Hide Forgot
Description of problem: During our automated image creation, "dnf -y upgrade" sometimes fails after the "cleanup" phase without any apparent error message. Using strace shows a write() that fails with EPIPE towards the end. Version-Release number of selected component (if applicable): dnf-1.1.7-2.fc23.noarch How reproducible: Only in a very specific setting, hard to reproduce elsewhere Steps to Reproduce: 1. git clone https://github.com/mvollmer/cockpit.git 2. cd cockpit 3. git checkout 5bf3073f489e4b9438309e0dd2d6fa0da2f3e86d 4. cd test 5. sudo ./vm-prep 3. ./vm-create fedora-23 -v Actual results: dnf -y upgrade runs and then ends like this: Cleanup : libnl3-3.2.27-0.1.fc23.x86_64 268/275 Cleanup : libpng-2:1.6.17-2.fc23.x86_64 269/275 Cleanup : bash-4.3.42-1.fc23.x86_64 270/275 Cleanup : glibc-common-2.22-3.fc23.x86_64 271/275 Cleanup : nss-softokn-freebl-3.20.0-1.0.fc23.x86_64 272/275 Cleanup : glibc-2.22-3.fc23.x86_64 273/275 Cleanup : tzdata-2015g-1.fc23.noarch 274/275 Cleanup : libgcc-5.1.1-4.fc23.x86_64 275/275 1039 blocks [1458118831.96] EVENT: Domain 'fedora-23-iqwr' (ID 1075) Shutdown Finished vm-create: setup failed with code 1 Expected results: dnf enters the "verify" phase and completes successfully Additional info: I have captured a strace log: https://fedorapeople.org/~mvo/dnf.log (739 MB) It has a EPIPE in it, but I have no idea whether that causes the failure. Some lines from the log: 1005 pipe([50, 51]) = 0 1005 clone(child_stack=0, flags=CLONE_CHILD_CLEARTID|CLONE_CHILD_SETTID|SIGCHLD, child_tidptr=0x7fd8231cf9d0) = 1832 ... 1005 write(51, "hare/man/cy/man1\n/usr/share/man/"..., 4096 <unfinished ...> ... 1832 exit_group(0) = ? 1005 <... write resumed> ) = -1 EPIPE (Broken pipe) ... 1005 exit_group(1) = ? 1005 +++ exited with 1 +++
I've seen this several times in a row in a test VM.

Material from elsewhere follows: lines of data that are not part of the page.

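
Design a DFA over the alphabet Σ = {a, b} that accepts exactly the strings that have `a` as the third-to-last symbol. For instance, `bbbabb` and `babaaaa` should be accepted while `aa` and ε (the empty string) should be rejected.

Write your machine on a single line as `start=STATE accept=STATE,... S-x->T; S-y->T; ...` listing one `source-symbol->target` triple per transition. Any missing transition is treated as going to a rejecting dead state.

Because acceptance depends on a position counted from the end, the machine has to buffer the most recent 3 symbols. Make each state the string of the last up-to-3 symbols read; on input `x` shift the window left and append `x`. Accept when the buffered window has length 3 and begins with `a`.
With 15 states:
          a    b  
>  S0     S1   S2 
   S1     S3   S4 
   S2     S5   S6 
   S3     S7   S8 
   S4     S9  S10 
   S5    S11  S12 
   S6    S13  S14 
 * S7     S7   S8 
 * S8     S9  S10 
 * S9    S11  S12 
 * S10   S13  S14 
   S11    S7   S8 
   S12    S9  S10 
   S13   S11  S12 
   S14   S13  S14 
(> = start, * = accepting)

start=S0; accept=S7,S8,S9,S10; S0-a->S1; S0-b->S2; S1-a->S3; S1-b->S4; S2-a->S5; S2-b->S6; S3-a->S7; S3-b->S8; S4-a->S9; S4-b->S10; S5-a->S11; S5-b->S12; S6-a->S13; S6-b->S14; S7-a->S7; S7-b->S8; S8-a->S9; S8-b->S10; S9-a->S11; S9-b->S12; S10-a->S13; S10-b->S14; S11-a->S7; S11-b->S8; S12-a->S9; S12-b->S10; S13-a->S11; S13-b->S12; S14-a->S13; S14-b->S14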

It looks like dnf runs "mandb -q" (via sh) and writes a lot of stuff into its stdin, but mandb -q doesn't read stdin.
Thanks for the report. It could happen because of new initializing of rpmdb cache through libsolv unofficial way. This should fix it: https://github.com/openSUSE/libsolv/pull/123
(In reply to Jan Silhan from comment #3) > Thanks for the report. It could happen because of new initializing of rpmdb > cache through libsolv unofficial way. This should fix it: > https://github.com/openSUSE/libsolv/pull/123 Note that EPIPE happens with "mandb", not "rpmdb".
This is not a bug in libsolv or dnf, but a bug in the man-db package. It uses the new filetrigger mechanism to update the mandb if a man page is installed. But the filtrigger scriptlet is supposed to read the trigger files from stdin, which it currently doesn't do. The resulting SIGPIPE terminates the complete software stack, as the transaction is done by the man dnf process. So, two things IMHO need to be done: 1) the man-db package needs to read (and discard) the file list from stdin (i.e. cat > /dev/null) 2) rpm should also be changed so that it does not die when a scriptlet misbehaves.
This is already fixed in newer rpm versions, but the installed rpm-4.13.0-0.rc1.3.fc23 package does not have the fix.
Yes, this is fixed since 4.13.0-0.rc1.6.fc23.